Pienamente consapevole dell’importanza di questa fase del procedimento, IVI ha studiato come questi sistemi di classificazione morfologica, utilizzati all’interno del laboratorio di embriologia, selezionino preferenzialmente gli embrioni euploidi.
“Su un totale di 156 trasferimenti di singoli embrioni (SET), 129 erano euploidi, selezionati da embriologi che non hanno visionato i risultati della biopsia embrionale e del successivo PGT-A (test genetico preimpianto eseguito sull’embrione) per determinare la tipologia dell’embrione.
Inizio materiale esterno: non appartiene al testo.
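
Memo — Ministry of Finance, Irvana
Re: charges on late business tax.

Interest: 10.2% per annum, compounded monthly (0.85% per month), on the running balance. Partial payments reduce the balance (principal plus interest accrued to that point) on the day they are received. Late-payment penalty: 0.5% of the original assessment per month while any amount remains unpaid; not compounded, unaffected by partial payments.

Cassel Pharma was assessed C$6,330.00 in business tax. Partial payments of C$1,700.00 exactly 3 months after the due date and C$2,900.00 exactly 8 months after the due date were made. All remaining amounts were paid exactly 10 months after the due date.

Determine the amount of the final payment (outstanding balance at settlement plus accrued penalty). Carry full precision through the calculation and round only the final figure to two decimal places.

Balance at month 3: C$6,330.0000 × (1 + 0.0085)^3 = C$6,492.7909…
After C$1,700.00 payment: C$6,492.7909… − C$1,700.00 = C$4,792.7909…
Balance at month 8: C$4,792.7909… × (1 + 0.0085)^5 = C$4,999.9769…
After C$2,900.00 payment: C$4,999.9769… − C$2,900.00 = C$2,099.9769…
Balance at month 10: C$2,099.9769… × (1 + 0.0085)^2 = C$2,135.8282…
Penalty: 10 × 0.5% × C$6,330.00 = C$316.50
Final settlement = outstanding balance + penalty = C$2,135.8282… + C$316.50 = C$2,452.33

C$2,452.33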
Questo risultato dimostra l’abilità degli embriologi nel selezionare gli embrioni euploidi da trasferire nell’utero materno, secondo la classificazione morfologica”, ha spiegato il dottor Garrido, Direttore della Fondazione IVI.
Un altro studio presentato all’ASRM è nato con l’obiettivo di determinare l’origine degli errori cromosomici negli embrioni e il modo in cui tali anomalie possano alterare l’interpretazione dei risultati dei test PGT-A sull’embrione.
“Il risultato riscontrato inizialmente, circa la natura euploide o aneuploide dell’embrione, nella quasi totalità dei casi è riconfermato nell’embrione stesso, dimostrando come gli errori meiotici – che avvengono durante la divisione cellulare – interessino l’intero embrione. Ne deriva che il tasso di discrepanza del 2%, osservato in queste analisi, è coerente con il tasso delle variazioni genetiche nella popolazione generale; quindi, la combinazione di una piattaforma analitica affidabile e i nuovi progressi nella comprensione della biologia degli errori embrionari, dovrebbe aumentare la fiducia nei risultati delle analisi PGT-A” ha affermato il dottor Garrido.
Gli studi confermano che i trattamenti di fecondazione assistita sono sicuri dopo il COVID-19
Il COVID-19 continua ad essere un argomento di primario interesse. A tal proposito, IVI ha presentato all’ASRM di quest’anno i risultati dei trattamenti di PMA su coppie di pazienti che hanno fatto ricorso alla medicina riproduttiva dopo aver superato l’infezione da COVID-19.
“Quel che è certo è che, in una popolazione infertile, una diagnosi recente di COVID-19 non ha un impatto negativo sull’esito della gravidanza rispetto a una popolazione di controllo. Lo studio deve essere ampliato a un campione più ampio, ma ci aiuta comunque a rassicurare i pazienti che si chiedono se è sicuro intraprendere percorsi di fecondazione assistita dopo aver contratto il Coronavirus, esortandoli a non ritardare l’inizio del trattamento una volta superata la malattia” ha concluso il dottor Garrido.